Alex Day and Solveig Whittle On The Power Of Focusing On A Single Social Network

Lord-of-the-rings-ringThough I definitely encourage people to check out what's happening in the world of new social networks, lately I've been thinking more about the power of focusing on a single social network when initially building one's brand. So I decided to reach out to DIY pop star Alex Day and musician and marketing consultant Solveig Whittle for comments, since they'd influenced my thinking on this topic, and see if that might lead to an initial single network approach for DIY musicians.

Alex Day's gotten quite a bit of coverage at Hypebot due to his unique approach to building a DIY music career. He's especially known for his YouTube videos where he performs and shares his music.

Day has a sizable social media following but despite being at a point where some would add to their team or outsource some of their social media work, he continues to focus his art and business around YouTube with related use of other networks.

Alex Day on Focusing One's Audience

Though Alex Day has a strong presence across social networks, YouTube is the core network that features and monetizes his work. He stated in an email:

"I primarily use YouTube for a number of reasons. Firstly, it's monetisable. I'm still baffled that musicians don't consider YouTube to be a primary income stream. When my tweets or my facebook posts get viewed, I only get paid in attention. When my YouTube videos get viewed, I get paid in attention AND money!"

Day's official website is a Tumblr blog that has a varied schedule and a large numbers of "notes." He also has a sizable following on Facebook and Twitter. Here's how he views his social media presence:

"YouTube is the place to go if you want to see what I'm up to. I only have a Twitter because I think it's useful for people that might have heard my songs through a friend and don't know to check YouTube first; Tumblr because I use it as a primarily music-focused blog; and Facebook because I think it supports more meaningful growth (you're more likely to incur dead accounts on Twitter and YouTube where people change their usernames or online habits by ditching the account and starting again, but a Facebook profile is always going to be yours)."

"So people know what to expect from each different platform. It's as much for me as it is for my audience, though – who has the time to be maintaining various online appearances when you could be off doing stuff in the world? :)"

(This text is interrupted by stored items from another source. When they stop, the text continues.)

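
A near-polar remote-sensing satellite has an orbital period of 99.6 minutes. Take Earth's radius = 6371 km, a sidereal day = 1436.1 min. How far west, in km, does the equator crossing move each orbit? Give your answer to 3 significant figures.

T = 99.6 min = 5976.0 s.
During one orbit Earth rotates (5976.0 / 86166) × 360° = 24.97°.
At the equator that is 24.97° × (2π·6371/360) km/° = 24.97 × 111.2 = 2776 km.

2780 km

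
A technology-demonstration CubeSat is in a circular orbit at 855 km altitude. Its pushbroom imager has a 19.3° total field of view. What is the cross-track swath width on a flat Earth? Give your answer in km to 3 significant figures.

Half-angle = 19.3°/2 = 9.65°.
Swath width ≈ 2h·tan(θ/2) = 2 × 855 × tan(9.65°) = 290.8 km.

291 km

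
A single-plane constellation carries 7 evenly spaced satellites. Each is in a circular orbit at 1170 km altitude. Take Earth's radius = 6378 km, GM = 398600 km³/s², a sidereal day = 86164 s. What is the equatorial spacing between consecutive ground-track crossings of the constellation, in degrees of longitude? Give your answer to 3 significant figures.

3.90°

Semi-major axis a = 6378 + 1170 = 7548 km. Period T = 2π√(a³/μ) = 2π√(7548³/398600) = 6526.2 s = 108.77 min.
Single-satellite node shift = (6526.2/86164) × 360° = 27.27°.
With 7 satellites evenly phased, successive equator crossings are 27.27/7 = 3.895° apart.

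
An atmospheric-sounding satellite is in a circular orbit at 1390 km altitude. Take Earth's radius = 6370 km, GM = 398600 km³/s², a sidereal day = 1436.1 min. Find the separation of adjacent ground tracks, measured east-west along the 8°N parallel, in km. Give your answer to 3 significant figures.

Semi-major axis a = 6370 + 1390 = 7760 km. Period T = 2π√(a³/μ) = 2π√(7760³/398600) = 6803.1 s = 113.38 min.
Node shift per orbit = (6803.1/86166) × 360° = 28.42°.
Equatorial spacing = 28.42 × 111.2 km/° = 3160 km.
At 8° latitude, spacing = 3160 × cos(8°) = 3129 km.

3130 km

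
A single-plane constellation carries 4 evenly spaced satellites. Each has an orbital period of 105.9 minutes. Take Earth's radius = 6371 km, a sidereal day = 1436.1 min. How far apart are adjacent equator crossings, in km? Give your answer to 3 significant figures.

T = 105.9 min = 6354.0 s.
Single-satellite node shift = (6354.0/86166) × 360° = 26.55°.
With 4 satellites evenly phased, successive equator crossings are 26.55/4 = 6.637° apart.
That is 6.637 × 111.2 = 738 km at the equator.

738 km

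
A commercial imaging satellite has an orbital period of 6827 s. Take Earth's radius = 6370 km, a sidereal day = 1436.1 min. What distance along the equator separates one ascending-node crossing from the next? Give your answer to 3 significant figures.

3170 km

During one orbit Earth rotates (6827.0 / 86166) × 360° = 28.52°.
At the equator that is 28.52° × (2π·6370/360) km/° = 28.52 × 111.2 = 3171 km.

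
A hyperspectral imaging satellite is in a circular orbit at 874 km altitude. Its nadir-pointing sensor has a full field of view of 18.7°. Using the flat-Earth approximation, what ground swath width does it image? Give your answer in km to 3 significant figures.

Half-angle = 18.7°/2 = 9.35°.
Swath width ≈ 2h·tan(θ/2) = 2 × 874 × tan(9.35°) = 287.8 km.

288 km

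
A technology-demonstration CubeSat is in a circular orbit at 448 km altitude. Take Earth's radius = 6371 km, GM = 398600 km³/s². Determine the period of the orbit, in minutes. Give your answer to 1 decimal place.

93.4 min

Semi-major axis a = 6371 + 448 = 6819 km. Period T = 2π√(a³/μ) = 2π√(6819³/398600) = 5603.9 s = 93.40 min.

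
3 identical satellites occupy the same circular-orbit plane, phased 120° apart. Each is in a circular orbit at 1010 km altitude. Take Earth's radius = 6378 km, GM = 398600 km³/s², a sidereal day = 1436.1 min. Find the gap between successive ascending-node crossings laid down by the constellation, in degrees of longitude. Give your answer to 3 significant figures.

Semi-major axis a = 6378 + 1010 = 7388 km. Period T = 2π√(a³/μ) = 2π√(7388³/398600) = 6319.8 s = 105.33 min.
Single-satellite node shift = (6319.8/86166) × 360° = 26.40°.
With 3 satellites evenly phased, successive equator crossings are 26.40/3 = 8.801° apart.

8.80°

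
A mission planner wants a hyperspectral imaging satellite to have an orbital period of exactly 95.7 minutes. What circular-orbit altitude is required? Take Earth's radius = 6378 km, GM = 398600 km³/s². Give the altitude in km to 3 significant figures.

553 km

T = 95.7 min = 5742.0 s.
From T = 2π√(a³/μ): a = (μ T²/4π²)^(1/3) = (398600 × 5742.0² / 4π²)^(1/3) = 6931 km.
Altitude h = a − R = 6931 − 6378 = 553 km.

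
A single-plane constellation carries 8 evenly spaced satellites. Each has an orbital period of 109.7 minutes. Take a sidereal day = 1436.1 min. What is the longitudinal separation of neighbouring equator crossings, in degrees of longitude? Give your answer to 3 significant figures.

T = 109.7 min = 6582.0 s.
Single-satellite node shift = (6582.0/86166) × 360° = 27.50°.
With 8 satellites evenly phased, successive equator crossings are 27.50/8 = 3.437° apart.

3.44°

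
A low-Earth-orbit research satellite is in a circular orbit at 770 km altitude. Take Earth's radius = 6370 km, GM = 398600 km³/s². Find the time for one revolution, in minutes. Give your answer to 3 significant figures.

Semi-major axis a = 6370 + 770 = 7140 km. Period T = 2π√(a³/μ) = 2π√(7140³/398600) = 6004.2 s = 100.07 min.

100 min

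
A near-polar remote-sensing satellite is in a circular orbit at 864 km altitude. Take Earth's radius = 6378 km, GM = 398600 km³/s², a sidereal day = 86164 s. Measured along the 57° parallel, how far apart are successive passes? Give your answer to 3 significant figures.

1550 km

Semi-major axis a = 6378 + 864 = 7242 km. Period T = 2π√(a³/μ) = 2π√(7242³/398600) = 6133.4 s = 102.22 min.
Node shift per orbit = (6133.4/86164) × 360° = 25.63°.
Equatorial spacing = 25.63 × 111.3 km/° = 2853 km.
At 57° latitude, spacing = 2853 × cos(57°) = 1554 km.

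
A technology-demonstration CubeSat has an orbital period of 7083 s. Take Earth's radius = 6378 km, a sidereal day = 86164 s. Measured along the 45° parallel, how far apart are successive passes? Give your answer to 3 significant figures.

2330 km

Node shift per orbit = (7083.0/86164) × 360° = 29.59°.
Equatorial spacing = 29.59 × 111.3 km/° = 3294 km.
At 45° latitude, spacing = 3294 × cos(45°) = 2329 km.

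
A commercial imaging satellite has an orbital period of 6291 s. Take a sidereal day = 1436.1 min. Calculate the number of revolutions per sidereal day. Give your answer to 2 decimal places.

Orbits per sidereal day = 86166 / 6291.0 = 13.697.

13.70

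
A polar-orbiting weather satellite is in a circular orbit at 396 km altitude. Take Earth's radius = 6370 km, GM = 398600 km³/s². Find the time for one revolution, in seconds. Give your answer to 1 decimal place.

Semi-major axis a = 6370 + 396 = 6766 km. Period T = 2π√(a³/μ) = 2π√(6766³/398600) = 5538.7 s = 92.31 min.

5538.7 seconds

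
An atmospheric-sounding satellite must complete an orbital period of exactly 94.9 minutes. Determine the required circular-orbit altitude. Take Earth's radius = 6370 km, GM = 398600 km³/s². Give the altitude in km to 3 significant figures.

T = 94.9 min = 5694.0 s.
From T = 2π√(a³/μ): a = (μ T²/4π²)^(1/3) = (398600 × 5694.0² / 4π²)^(1/3) = 6892 km.
Altitude h = a − R = 6892 − 6370 = 522 km.

522 km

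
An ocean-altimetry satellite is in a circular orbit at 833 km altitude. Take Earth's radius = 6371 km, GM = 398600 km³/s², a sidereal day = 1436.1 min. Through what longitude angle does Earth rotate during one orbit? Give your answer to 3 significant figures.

25.4°

Semi-major axis a = 6371 + 833 = 7204 km. Period T = 2π√(a³/μ) = 2π√(7204³/398600) = 6085.2 s = 101.42 min.
During one orbit Earth rotates (6085.2 / 86166) × 360° = 25.42°.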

Day feels this approach also focuses his audience:

"The other thing about streamlining is that I'm getting more views and followers to each stream if I only have a few of them. I post pictures to Twitter so some people might follow me primarily because they like the pictures I post. If I set up an Instagram, those people will just go there for the pictures, so it becomes very fragmented."

Do note that Day's well-organized approach does not feature multiple daily posts on each social network timed to an optimum point in the day for maximum impact and repeated at varying intervals. But though he does make a good case for focusing one's social network activities, Solveig Whittle helped me a bit more with the issue of starting with a focus on only one network.

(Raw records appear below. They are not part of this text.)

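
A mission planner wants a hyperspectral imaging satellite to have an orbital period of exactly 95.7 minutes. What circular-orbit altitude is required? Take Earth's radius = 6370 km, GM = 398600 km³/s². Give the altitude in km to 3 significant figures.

561 km

T = 95.7 min = 5742.0 s.
From T = 2π√(a³/μ): a = (μ T²/4π²)^(1/3) = (398600 × 5742.0² / 4π²)^(1/3) = 6931 km.
Altitude h = a − R = 6931 − 6370 = 561 km.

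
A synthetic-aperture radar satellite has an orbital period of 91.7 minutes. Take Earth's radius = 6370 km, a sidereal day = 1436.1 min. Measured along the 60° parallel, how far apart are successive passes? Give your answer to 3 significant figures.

1280 km

T = 91.7 min = 5502.0 s.
Node shift per orbit = (5502.0/86166) × 360° = 22.99°.
Equatorial spacing = 22.99 × 111.2 km/° = 2556 km.
At 60° latitude, spacing = 2556 × cos(60°) = 1278 km.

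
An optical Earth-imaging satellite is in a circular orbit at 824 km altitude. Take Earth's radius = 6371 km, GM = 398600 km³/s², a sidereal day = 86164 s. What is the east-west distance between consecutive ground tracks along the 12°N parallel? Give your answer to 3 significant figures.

Semi-major axis a = 6371 + 824 = 7195 km. Period T = 2π√(a³/μ) = 2π√(7195³/398600) = 6073.8 s = 101.23 min.
Node shift per orbit = (6073.8/86164) × 360° = 25.38°.
Equatorial spacing = 25.38 × 111.2 km/° = 2822 km.
At 12° latitude, spacing = 2822 × cos(12°) = 2760 km.

2760 km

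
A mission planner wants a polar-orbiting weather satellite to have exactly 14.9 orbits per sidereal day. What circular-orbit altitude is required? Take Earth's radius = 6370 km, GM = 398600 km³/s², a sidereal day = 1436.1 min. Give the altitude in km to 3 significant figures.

Required period T = 86166 / 14.9 = 5783.0 s.
From T = 2π√(a³/μ): a = (μ T²/4π²)^(1/3) = (398600 × 5783.0² / 4π²)^(1/3) = 6963 km.
Altitude h = a − R = 6963 − 6370 = 593 km.

593 km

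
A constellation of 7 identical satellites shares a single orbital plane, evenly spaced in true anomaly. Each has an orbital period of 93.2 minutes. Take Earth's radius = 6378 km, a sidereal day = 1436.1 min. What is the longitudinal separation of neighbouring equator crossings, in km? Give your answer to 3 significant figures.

T = 93.2 min = 5592.0 s.
Single-satellite node shift = (5592.0/86166) × 360° = 23.36°.
With 7 satellites evenly phased, successive equator crossings are 23.36/7 = 3.338° apart.
That is 3.338 × 111.3 = 372 km at the equator.

372 km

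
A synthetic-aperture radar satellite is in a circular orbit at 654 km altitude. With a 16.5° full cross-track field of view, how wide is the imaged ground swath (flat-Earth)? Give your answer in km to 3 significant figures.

190 km

Half-angle = 16.5°/2 = 8.25°.
Swath width ≈ 2h·tan(θ/2) = 2 × 654 × tan(8.25°) = 189.7 km.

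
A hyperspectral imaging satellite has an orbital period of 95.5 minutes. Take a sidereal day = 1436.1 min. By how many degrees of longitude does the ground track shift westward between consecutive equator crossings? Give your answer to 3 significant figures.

23.9°

T = 95.5 min = 5730.0 s.
During one orbit Earth rotates (5730.0 / 86166) × 360° = 23.94°.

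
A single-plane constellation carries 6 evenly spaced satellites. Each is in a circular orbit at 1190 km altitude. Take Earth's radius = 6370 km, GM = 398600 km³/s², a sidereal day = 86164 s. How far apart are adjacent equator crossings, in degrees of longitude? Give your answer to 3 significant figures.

Semi-major axis a = 6370 + 1190 = 7560 km. Period T = 2π√(a³/μ) = 2π√(7560³/398600) = 6541.7 s = 109.03 min.
Single-satellite node shift = (6541.7/86164) × 360° = 27.33°.
With 6 satellites evenly phased, successive equator crossings are 27.33/6 = 4.555° apart.

4.56°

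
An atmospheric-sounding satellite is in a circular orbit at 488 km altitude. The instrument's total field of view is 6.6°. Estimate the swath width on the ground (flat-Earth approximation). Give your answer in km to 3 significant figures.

Half-angle = 6.6°/2 = 3.3°.
Swath width ≈ 2h·tan(θ/2) = 2 × 488 × tan(3.3°) = 56.3 km.

56.3 km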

Solveig Whittle on Focusing One's Energy

I had noticed that musician and marketing consultant Solveig Whittle seemed primarily active on Twitter and we had discussed this topic so I asked for her take on the matter:

"Focusing on the primary social media channel where your audience is interacting is more efficient. It's becoming better understood in the social media marketing world at large that a small business (which a musician or band is, really) has finite resources to devote to social media. Focus is important for keeping your sanity. If and when a band gets big enough to financially support a larger social media team (when they are no longer 100% DIY), then they can actively address other channels."

She also pointed to statements by Ellie Mirman:

"Especially if you have limited time and resources, don’t spread yourself too thin by trying to maintain an active presence on every single social media site. Research and learn about the makeup of the audience that populates each social network so you can figure out where you should focus. If your audience isn't there, don't waste your time."

And by James A. Martin discussing Jim Bennette's research:

"So how can an SMB [small and midsized businesses] be successful in social media? The key is to focus on just one social media network to begin with, Bennette said. Keep at it until you perfect it. Then, as you become successful with that social network, consider adding other social media channels to augment what you're doing on your primary social platform."

A Single Network Approach

Taken as a whole, the above comments and insights do support an initial single network approach to DIY music marketing. Such an approach can support multiple styles of involvement.

Alex Day tends to focus his activities around video production and related quick content posts maintaining a consistent routine without posting regularly throughout the day. Solveig Whittle does post regularly on Twitter and utilizes a variety of techniques and tools in the process.

Both styles can fit a single network approach. Day is demonstrating how that approach can scale without adding a social media team. Whittle seems more an advocate for building a presence that would ultimately require support to maintain on a consistent basis but is initially grown through a single network.

Whichever style or combination you prefer, focusing on a single network will allow you to build a solid foundation for further growth.